Thompson goes on to say that the leading researchers of social contagion theory believe that good health is a result of "of your sheer proximity to other healthy people."

Really?

My initial response was: Cool! --maybe if I find more friends who are size 4 then I can be too! I was about to place my Craigslist ad for new friends, but then I thought more about it...

The concept of social contagion suggests that people we are connected to (even distantly) have the power to influence our behavior. For example, Christakis and Fowler found that obesity increased about 10% for those who had friends of friends who also gained weight! The idea is that health behaviors, both good and bad, can be "caught," almost like a cold.

Although there is merit to the research findings on social contagion--mutual friends do have alarmingly similar behaviors--what I find unsettling about the implications of this theory is the potential ammunition to blame others for our own behaviors.

Externalization of responsibility is prevalent in contemporary society, and accompanies the rise in narcissism that we see in younger generations and in the culture at large.

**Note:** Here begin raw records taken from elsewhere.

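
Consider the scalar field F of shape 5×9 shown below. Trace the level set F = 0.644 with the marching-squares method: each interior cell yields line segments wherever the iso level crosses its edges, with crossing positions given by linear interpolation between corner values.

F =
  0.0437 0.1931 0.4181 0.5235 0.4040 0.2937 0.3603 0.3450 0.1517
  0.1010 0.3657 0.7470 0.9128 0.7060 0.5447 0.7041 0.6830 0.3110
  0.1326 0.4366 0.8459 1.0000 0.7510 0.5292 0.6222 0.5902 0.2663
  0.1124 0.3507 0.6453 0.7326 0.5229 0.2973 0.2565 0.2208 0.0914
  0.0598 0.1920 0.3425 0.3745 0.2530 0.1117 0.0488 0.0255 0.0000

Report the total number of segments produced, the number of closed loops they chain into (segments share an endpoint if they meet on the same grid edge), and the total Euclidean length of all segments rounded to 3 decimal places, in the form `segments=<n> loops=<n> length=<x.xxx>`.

cell (0,1): code 0100 → (0.687,2.000)–(1.000,1.730)
cell (0,2): code 1100 → (0.310,3.000)–(0.687,2.000)
cell (0,3): code 1100 → (0.795,4.000)–(0.310,3.000)
cell (0,4): code 1000 → (1.000,4.384)–(0.795,4.000)
cell (0,5): code 0100 → (0.825,6.000)–(1.000,5.623)
cell (0,6): code 1100 → (0.885,7.000)–(0.825,6.000)
cell (0,7): code 1000 → (1.000,7.105)–(0.885,7.000)
cell (1,1): code 0110 → (1.000,1.730)–(2.000,1.507)
cell (1,4): code 1001 → (2.000,4.482)–(1.000,4.384)
cell (1,5): code 0010 → (1.000,5.623)–(1.734,6.000)
cell (1,6): code 0011 → (1.734,6.000)–(1.420,7.000)
cell (1,7): code 0001 → (1.420,7.000)–(1.000,7.105)
cell (2,1): code 0110 → (2.000,1.507)–(3.000,1.996)
cell (2,3): code 1011 → (3.000,3.423)–(2.469,4.000)
cell (2,4): code 0001 → (2.469,4.000)–(2.000,4.482)
cell (3,1): code 0010 → (3.000,1.996)–(3.004,2.000)
cell (3,2): code 0011 → (3.004,2.000)–(3.247,3.000)
cell (3,3): code 0001 → (3.247,3.000)–(3.000,3.423)
total: 18 segments, chained into 2 closed loop(s), length Σ = 13.033784

segments=18 loops=2 length=13.034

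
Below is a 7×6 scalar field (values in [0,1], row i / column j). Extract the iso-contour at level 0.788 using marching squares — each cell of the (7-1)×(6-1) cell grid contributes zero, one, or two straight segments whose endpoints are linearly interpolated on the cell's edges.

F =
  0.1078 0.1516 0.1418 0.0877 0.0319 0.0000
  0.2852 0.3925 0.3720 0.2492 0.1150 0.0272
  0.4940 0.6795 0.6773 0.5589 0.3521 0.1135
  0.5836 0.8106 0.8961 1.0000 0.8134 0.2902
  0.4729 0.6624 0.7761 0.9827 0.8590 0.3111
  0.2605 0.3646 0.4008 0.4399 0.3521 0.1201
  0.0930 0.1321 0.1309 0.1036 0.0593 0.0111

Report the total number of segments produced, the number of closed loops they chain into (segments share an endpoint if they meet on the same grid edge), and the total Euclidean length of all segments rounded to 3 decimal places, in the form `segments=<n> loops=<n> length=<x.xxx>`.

segments=12 loops=1 length=8.182

cell (2,0): code 0100 → (2.828,1.000)–(3.000,0.900)
cell (2,1): code 1100 → (2.506,2.000)–(2.828,1.000)
cell (2,2): code 1100 → (2.519,3.000)–(2.506,2.000)
cell (2,3): code 1100 → (2.945,4.000)–(2.519,3.000)
cell (2,4): code 1000 → (3.000,4.049)–(2.945,4.000)
cell (3,0): code 0010 → (3.000,0.900)–(3.152,1.000)
cell (3,1): code 0011 → (3.152,1.000)–(3.901,2.000)
cell (3,2): code 0111 → (3.901,2.000)–(4.000,2.058)
cell (3,4): code 1001 → (4.000,4.130)–(3.000,4.049)
cell (4,2): code 0010 → (4.000,2.058)–(4.359,3.000)
cell (4,3): code 0011 → (4.359,3.000)–(4.140,4.000)
cell (4,4): code 0001 → (4.140,4.000)–(4.000,4.130)
total: 12 segments, chained into 1 closed loop(s), length Σ = 8.181689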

Though entitlement and the sense of feeling overly special are primary characteristics in narcissism, not taking responsibility for one's own behavior is part of the self-centered personality as well.

One of the most difficult and painful aspects of self-care (and being a grownup) is the realization that no one can do it for you. And the work required to keep ourselves healthy, especially as we age, is significant. Those who get stuck in the trap of poor self-care are often resentful of the effort it takes to stay healthy. The remedy for this dilemma is to realize that while others may be supportive (or not), we are, each and every one of us, ultimately alone with our decisions about our bodies.

So while it might be true that we tend to reflect those we are associated with, we should be careful about giving others too much power, as it diminishes our own. Social contagion theory could be an easy way for people to say, "It's not me that's causing my problems." This idea, though soothing, likely does little to empower people to change health behaviors.